1 Corintios 5
5:1 Escucho informes de que hay inmoralidad sexual entre ustedes, un tipo de inmoralidad que ni siquiera los extranjeros practican. ¡Un hombre viviendo con la esposa de su padre!
5:2 ¡Y se sienten tan orgullosos de sí mismos! ¿Acaso no deberían haber llorado de tristeza ante esto y expulsar a este hombre?
5:3 Aunque no esté allí físicamente, estoy allí en espíritu y tal como si estuviera allí ya di mi juicio respecto a este hombre.
5:4 Cuando se reúnan en el nombre del Señor Jesús, estaré allí con ustedes en espíritu y con el poder de nuestro Señor Jesús.
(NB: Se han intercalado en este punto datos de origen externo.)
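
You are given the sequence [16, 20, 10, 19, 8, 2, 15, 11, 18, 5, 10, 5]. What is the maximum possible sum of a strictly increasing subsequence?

43

Let S[i] be the best sum of a strictly increasing subsequence ending at i:
i:      1  2  3  4  5  6  7  8  9 10 11 12
a[i]:  16 20 10 19  8  2 15 11 18  5 10  5
S:     16 36 10 35  8  2 25 21 43  7 18  7
Maximum is 43 (e.g. 10 + 15 + 18).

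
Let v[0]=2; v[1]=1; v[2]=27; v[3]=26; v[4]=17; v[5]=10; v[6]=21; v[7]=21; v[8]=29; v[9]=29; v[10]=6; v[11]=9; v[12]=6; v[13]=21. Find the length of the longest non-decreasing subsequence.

Track the smallest tail for each achievable length (allowing ties):
2 → extends → [2]
1 → replaces 2 → [1]
27 → extends → [1, 27]
26 → replaces 27 → [1, 26]
17 → replaces 26 → [1, 17]
10 → replaces 17 → [1, 10]
21 → extends → [1, 10, 21]
21 → extends → [1, 10, 21, 21]
29 → extends → [1, 10, 21, 21, 29]
29 → extends → [1, 10, 21, 21, 29, 29]
6 → replaces 10 → [1, 6, 21, 21, 29, 29]
9 → replaces 21 → [1, 6, 9, 21, 29, 29]
6 → replaces 9 → [1, 6, 6, 21, 29, 29]
21 → replaces 29 → [1, 6, 6, 21, 21, 29]
Six tails, so the longest non-decreasing subsequence has length 6 (e.g. 2, 17, 21, 21, 29, 29).

6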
5:5 Entreguen a este hombre en manos de Satanás a fin de que su naturaleza pecaminosa sea destruida y él mismo pueda ser salvo en el día del Señor.
5:6 No deberían estar orgullosos de esto. ¿Acaso no saben que apenas se necesita un poco de levadura para que crezca toda la masa?
5:7 Desháganse de esta vieja levadura para que puedan ser una nueva masa y hagan pan sin levadura. Cristo, nuestro Cordero de Pascua, fue crucificado.
5:8 Celebremos este festival, no con la vieja levadura del mal y de maldad, sino con el pan hecho sin levadura, el pan de la sinceridad y la verdad.
5:9 En mi carta anterior les dije que no deberían juntarse con personas inmorales.
5:10 Y no me refería a la gente inmoral de este mundo que tiene codicia y engaña a otros, o a los que son idólatras, pues de ser así tendrían que irse de este mundo.
5:11 Lo que quise decir cuando les escribí es que no deben juntarse con cualquiera que se haga llamar cristiano y sea inmoral, codicioso, o idólatra; o que sea abusador, borrachón o engañador. ¡Ni siquiera se sienten a comer con alguien así!
5:12 No estoy en autoridad de juzgar a los que están fuera de la iglesia. Pero, ¿no deberíamos juzgar a los que están dentro de ella?
5:13 Dios juzga a los que están fuera de la iglesia. “Expulsen al malvado de entre ustedes”.